Collection of freshwater sample

The freshwater sample was collected from the inland Chembarambakkam Lake of Kanchipuram District, Tamil Nadu, India which is geographically located at a latitude of 12^o59′50.67″ N, and longitude of 80^o4′20.96″ E (Fig. 1) (Google Earth Pro 7.3.3.7699).

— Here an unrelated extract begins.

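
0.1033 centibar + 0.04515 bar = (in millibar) 46.18. Check: 1 centibar = 1000 Pa, so 0.1033 centibar = 0.1033 * 1000 = 103.3 Pa. 1 bar = 100000 Pa, so 0.04515 bar = 0.04515 * 100000 = 4515 Pa. Sum: 103.3 + 4515 = 4618.3 Pa. 1 millibar = 100 Pa, so 4618.3 Pa = 4618.3 / 100 = 46.183 millibar ≈ 46.18 millibar (4 s.f.).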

Physicochemical analysis of Water sample

The conductivity of the collected water sample was 0.147 MS/cm with a specific conductance of 0.141 MS/cm^c, and the resistivity of the water was high with 6797.66 Ω Cm with a low TDS of 0.09 g/L. The salinity of the water sample was also low (0.07 ppt (parts per thousand)) with a high dissolved oxygen content of 15.42 mg/L, which was 194%, and 46.1 by charge. The pH of the water sample was 6.1, which was 13.7 mV, whereas, the oxidation–reduction potential was 58.3 ORP (Table 2).

Table 2 Physicochemical parameters observed from the freshwater sample collected from Chembarambakkam lake on 3rd January 2022.

Full size table

Microscopic observation of water sample

The microscopic observation of water samples collected from Chembarambakkam inland lake showed microalgal diversity of diatom (Bacillariophyceae) Nitzschia sp., cyanobacterium (Cyanophyceae) Merismopedia sp., and Green alga (Chlorophyceae) Chlorella sp., and Scenedesmus sp. (Fig. 2A). Pure culture of diatom Nitzschia sp. was isolated from the Chembarambakkam Lake and sub-cultured in the Algal Culture Laboratory (Fig. 2B–D).